UNCW hosts a viewing of “Wilmington on Fire”, a documentary on the Massacre of 1898
Five minutes to 7:00 pm, cars were lined up outside the Sarah Kenan Auditorium at UNCW on September 11—a full hour early to a drive-in viewing of “Wilmington on Fire”, a documentary about The Massacre of 1898 and subsequent racial injustice embedded in Wilmington’s history.
UNCW’s Office of the Arts has hosted these drive-ins since July now. By charging $28 (plus tax and fees) per vehicle, they allow you to bring a car full of friends or family and watch a movie in the comfort of your car as dusk falls. It’s a sweet, cozy way to get out of the house without stepping into a throng of people.
But there’s nothing particularly cozy about this film viewing. In the next 89 minutes, everyone gathered beneath the pop-up screen will learn about how the only successful coup d’état in the history of the United States was elaborately designed to dehumanize and silence Black power.
The documentary begins with the voice of Thomas C. Miller’s great-granddaughter, Faye Chaplin. If you’ve lived in Wilmington for a while, the names of prominent white men who shaped the city are inscribed on enough buildings, streets, or monuments that you’d recognize them in passing: Hugh McRae, George Rountree, Alfred Waddell, to name a few. Thomas C. Miller isn’t on the list because he was Black, to put it simply, although he was one of the wealthiest men in Wilmington at the time of the Massacre of 1898.
The documentary is interwoven with interviews from hot-blooded activists, independent researchers, professors, descendants of prominent Black leaders and historians who have dedicated their lives, in some way, to the study of the Black community. Their interviews and voice-overs are layered over historical documents, pictures and the occasional recording of the familiar streets of Wilmington where everything unfolded.
The final result is a documentary rife with unsettling facts about the fibers of Wilmington.
The Coup d’État of 1898, or the Race Riot of 1898 or the Massacre of 1898, isn’t a well-known bit of history, both locally and nationally.
For many, the introduction to this spectacle of the past came in the first weeks of June with the first waves of the Black Lives Matter protests. Since then, Star News has published various articles on racial injustice in Wilmington, renowned publications like Time have compared the massacre to modern-day police brutality, and the Cape Fear Museum recently unveiled a virtual map of the events on November 10, 1898 (something well-worth checking out to gain a better understanding of what happened).
So, what did happen?
On November 10 of 1898, a group of angry white men, led by the prominent Wilmington leaders mentioned earlier in this article, burned the office of Alex Manly’s The Daily Record, a popular Black-owned newspaper and the only Black-owned daily newspaper in America, to the ground. They forced leaders of Wilmington’s then bi-racial government to step down from their positions, killed anywhere from 12 to 300 Black people, and exiled almost half of the city’s Black population.

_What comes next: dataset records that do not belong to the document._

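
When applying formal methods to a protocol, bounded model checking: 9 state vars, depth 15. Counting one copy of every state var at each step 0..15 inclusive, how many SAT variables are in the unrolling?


BMC unrolls to depth k, creating one copy of each state var for steps 0..k.
Step count = 15 + 1 = 16 (steps 0 through 15)
Vars per step = 9
Total = 9 * 16 = 144

144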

This marked a severe turning point in Wilmington’s, and North Carolina’s, history. The Coup heralded an era of severe racial segregation and the loss of opportunity for Black citizens. In contrast, the white supremacists who led the Coup were dubbed heroes and re-elected to office during the following term.
It wouldn’t be until the Civil Rights era, more than 60 years later, that the city and county government sported Black representation and participation.
The documentary delves deep into the surprising twists and mechanisms of what took place here. The truth of what led up to the massacre—the forged mortgage papers of homes that Blacks were forced to leave, the intense circulation of propaganda that demonized the Black race, the prosperity of a desegregated Wilmington—is so unsettling because it hasn’t been spoken about.
The rise of white supremacy and the careful operation of this Coup was organized diligently by white men who covered their tracks and were lauded evermore in history as heroes. It changed the scope of Wilmington irrevocably.
LaRae Umfleet, a researcher featured in the documentary who was the principal researcher of an NC commissioned research project on the events of 1898 said in her report:
“Because Wilmington rioters were able to murder blacks in daylight and overthrow a legitimately elected Republican government without penalty or federal intervention everyone in the state, regardless of race, knew that the white supremacy campaign was victorious on all fronts.”
The documentary’s creator Chris Everett posed a question to Alex Manly’s grandson (Yes, grandson. This wasn’t as long ago as you think it was), about what he thinks Wilmington would be like if the Coup never happened.
Dr. Lewis Manly responds, “Wilmington would have been one of the most prosperous cities in the world.”